Recent years have brought significant changes to the political situation in Scotland. This new political situation has been accompanied by a resurgence of interest in the languages and culture of Scotland.

Advances in computer technology have made it possible to store and analyse large quantities of information in ways which were previously unthinkable. As a result, in recent years much research in the Humanities has focused on the building of large text archives and corpora. Such resources offer exciting opportunities to study language on a broad scale and with a precision which would otherwise be impossible.

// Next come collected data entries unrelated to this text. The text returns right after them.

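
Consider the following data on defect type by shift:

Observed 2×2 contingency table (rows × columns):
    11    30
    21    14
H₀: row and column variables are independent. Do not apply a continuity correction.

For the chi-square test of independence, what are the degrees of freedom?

df = (r−1)(c−1) = (2−1)·(2−1) = 1

degrees of freedom = 1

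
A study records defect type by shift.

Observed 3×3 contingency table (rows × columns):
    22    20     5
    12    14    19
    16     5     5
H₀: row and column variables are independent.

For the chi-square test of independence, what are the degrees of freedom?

df = (r−1)(c−1) = (3−1)·(3−1) = 4

degrees of freedom = 4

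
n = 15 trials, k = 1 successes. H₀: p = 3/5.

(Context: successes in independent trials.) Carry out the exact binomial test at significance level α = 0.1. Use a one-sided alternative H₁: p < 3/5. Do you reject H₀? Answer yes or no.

reject H₀: yes

Exact binomial: n=15, k=1, p₀=3/5=0.6000
P(X≤1) from Σ C(n,i)·p₀^i·(1−p₀)^(n−i)
p-value (one-sided, H₁ less) = 0.00003
At α=0.1: p < α → reject H₀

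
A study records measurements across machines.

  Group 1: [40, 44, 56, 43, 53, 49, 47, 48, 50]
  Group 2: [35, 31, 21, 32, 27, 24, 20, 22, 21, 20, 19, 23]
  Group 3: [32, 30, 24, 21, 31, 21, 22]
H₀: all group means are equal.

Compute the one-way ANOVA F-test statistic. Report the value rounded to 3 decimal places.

test statistic = 59.390

Group means [47.78, 24.58, 25.86], grand mean 32.357
SSB = Σnᵢ(x̄ᵢ−x̄)² = 3161.099; SSW = ΣΣ(x−x̄ᵢ)² = 665.329
MSB = 3161.099/2 = 1580.5496; MSW = 665.329/25 = 26.6132
F = MSB/MSW = 59.3897
df = (2, 25)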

The Scottish Corpora project has created large electronic corpora of written and spoken texts for the languages of Scotland. The Scottish Corpus of Texts & Speech (SCOTS) has been online since November 2004, and, after a number of updates and additions, has reached a total of nearly 4.6 million words of text, with audio recordings to accompany many of the spoken texts. A sister resource, the Corpus of Modern Scottish Writing, was launched in 2010, and now comprises 5.4 million words of written text with accompanying images.

Together, the Scottish corpora allow those interested in Scotland’s linguistic diversity, and in Scottish culture and identity, to investigate the languages of Scotland in new ways, and to address the gap which presently exists in our knowledge of these. The resources also preserve information on these languages for future generations.

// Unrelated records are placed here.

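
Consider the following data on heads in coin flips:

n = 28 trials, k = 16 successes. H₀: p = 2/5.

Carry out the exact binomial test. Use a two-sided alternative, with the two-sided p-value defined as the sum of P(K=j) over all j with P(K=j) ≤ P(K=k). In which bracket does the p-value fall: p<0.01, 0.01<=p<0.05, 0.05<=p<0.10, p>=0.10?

Exact binomial: n=28, k=16, p₀=2/5=0.4000
P(X=j) = C(n,j)·p₀^j·(1−p₀)^(n−j); p = Σ P(X=j) over j with P(X=j) ≤ P(X=16)
p-value (two-sided) = 0.08140
→ bracket: 0.05<=p<0.10

p-value bracket: 0.05<=p<0.10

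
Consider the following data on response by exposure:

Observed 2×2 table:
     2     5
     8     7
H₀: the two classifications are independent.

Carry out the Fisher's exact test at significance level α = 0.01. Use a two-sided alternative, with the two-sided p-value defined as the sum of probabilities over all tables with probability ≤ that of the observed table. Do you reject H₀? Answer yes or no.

reject H₀: no

Margins: r₁=7, r₂=15, c₁=10, c₂=12, n=22
p_obs = C(7,2)·C(15,8)/C(22,10); sum pmf over tables with pmf ≤ p_obs
p-value (two-sided) = 0.38080
At α=0.01: p ≥ α → fail to reject H₀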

The Scottish Corpora have benefited from financial support from two sources. The earliest phase of the project (2002-2004) was funded by an Engineering and Physical Sciences Research Council (EPSRC) grant in a joint project with the Language Technology Group, University of Edinburgh. The Scottish Corpus of Texts & Speech and Corpus of Modern Scottish Writing resources were funded by the Arts and Humanities Research Council (2004-2007, 2007-2010).